GIST C-KIT GENE MUTATIONS, BLOCKS

What is C-KIT GIST test?

The C-KIT test is used to detect mutations in the KIT gene, particularly in patients suspected of having gastrointestinal stromal tumors (GISTs). These mutations are common in GISTs and play a major role in the development and progression of the disease by promoting abnormal cell growth through the activation of tyrosine kinase signalling.

Why consider C-KIT GIST test?

Identifying a mutation in the KIT gene is critical for confirming the diagnosis of GIST and helps guide treatment strategies. Patients with KIT mutations often respond well to targeted tyrosine kinase inhibitors (TKIs) like imatinib. Knowing the exact mutation also helps predict the tumor’s response to therapy and informs prognosis.
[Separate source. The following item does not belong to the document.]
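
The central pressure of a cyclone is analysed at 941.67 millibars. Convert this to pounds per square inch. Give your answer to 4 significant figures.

13.66 psi

1 mb = 0.0145038 psi, so 941.67 × 0.0145038 = 13.66 psi.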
Who should get tested for C-KIT GIST test?

• Newly diagnosed or suspected GIST on biopsy/resection to establish the driver mutation before initiating TKI therapy or adjuvant treatment planning.
• Patients with progression or relapse on imatinib to evaluate for secondary KIT mutations and guide switch to alternative TKIs or trial options.
• KIT‑negative or equivocal IHC cases where molecular testing clarifies diagnosis and determines if PDGFRA reflex testing is needed when KIT is wild type.

More Information about C-KIT GIST test

Gastrointestinal stromal tumors (GISTs) are rare cancers that develop in the specialized cells of the digestive tract wall, known as the interstitial cells of Cajal. Most GISTs occur in the stomach or small intestine, driven by gene mutations (primarily in the KIT gene) that cause uncontrolled cell growth.

OTHER NAMES: KIT mutation analysis in GIST, c‑KIT hotspot testing (exons 9, 11, 13, 17), KIT genotyping for TKI selection in GIST.